Poor use of language underscores one of my many frustrations regarding both the George Zimmerman trial and the Michael Dunn trial. According to Juror B-37 in the Zimmerman case, Trayvon Martin “played a huge role in his death.” Continuing with this foolishness, Juror B-37 tells Anderson Cooper:
“He could have…When George confronted him, and he could have walked away and gone home. He didn’t have to come back and do whatever he did and come back and fight.”

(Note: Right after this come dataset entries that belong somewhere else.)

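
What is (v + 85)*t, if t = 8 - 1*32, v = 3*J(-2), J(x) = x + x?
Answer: -1752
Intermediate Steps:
J(x) = 2*x
v = -12 (v = 3*(2*(-2)) = 3*(-4) = -12)
t = -24 (t = 8 - 32 = -24)
(v + 85)*t = (-12 + 85)*(-24) = 73*(-24) = -1752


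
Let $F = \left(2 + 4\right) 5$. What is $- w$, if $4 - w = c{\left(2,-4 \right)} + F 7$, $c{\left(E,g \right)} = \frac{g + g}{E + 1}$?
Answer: $\frac{610}{3} \approx 203.33$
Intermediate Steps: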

It never occurs to this woman that “George” was not entitled to confront Martin or that Trayvon Martin would have just “walked away and gone home” if “George” had not prevented him from doing so. Neither does she consider that the story of Martin “[coming] back and [doing] whatever he did” is Zimmerman’s account of how he murdered Trayvon Martin. This woman merely assumes Zimmerman’s credibility rather than requiring that he earn it. Juror B-37 is so inarticulate that one has to understand how systems of domination inform her remarks for them to be intelligible. For example, every individual plays a “huge” role in their death; without you first having life, you cannot meet your own death–you have to live to die. Martin left his home to purchase snacks, he didn’t plan to get himself killed by a stranger. He wanted to go home and was in fact heading there until George Zimmerman lethally ended his trip. The scenario Juror B-37 constructs only makes sense if black people are always responsible for what white people think of them; that black people should feel compelled to account for their whereabouts to any white person at anytime and in anyplace; that black people cannot feel threatened, and if they do, they can’t defend themselves.

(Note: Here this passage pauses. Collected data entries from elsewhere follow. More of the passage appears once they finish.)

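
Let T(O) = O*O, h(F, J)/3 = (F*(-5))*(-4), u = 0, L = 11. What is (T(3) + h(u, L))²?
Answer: 81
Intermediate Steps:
h(F, J) = 60*F (h(F, J) = 3*((F*(-5))*(-4)) = 3*(-5*F*(-4)) = 3*(20*F) = 60*F)
T(O) = O²
(T(3) + h(u, L))² = (3² + 60*0)² = (9 + 0)² = 9² = 81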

Now, according to Juror B-37’s logic, Michael Dunn “could have [driven] away and gone home.” Dunn didn’t live next door to those teenagers, they were all in cars so why couldn’t he have just driven away? So in this scenario, Juror B-37 is on to something, but in this case, Dunn driving away and moving beyond the situation seems meaningless. Moreover, just like Juror B-37, the Assistant State Attorney, John Guy, assumes that what the perpetrator alleges, accurately and honestly conveys what Davis said or didn’t say. Thus, Guy’s claim that Jordan Davis “didn’t have a weapon, he had a big mouth” ignores the fact that the defendant, Dunn, might just lack credibility. It’s not clear to me that Davis “had a big mouth.” What exactly makes Michael Dunn credible? This is a man who felt entitled to tell strangers in another vehicle how loud they were allowed to play music that he dislikes, who wounded three teenagers and killed one, and who then goes to a hotel with his girlfriend and orders pizza?!
With the verdict, both the State Attorney, Angela Corey, and Dunn’s attorney, Cory Strolla, plan to fight the verdict. We can only pray that they plan on leaving their guns at home.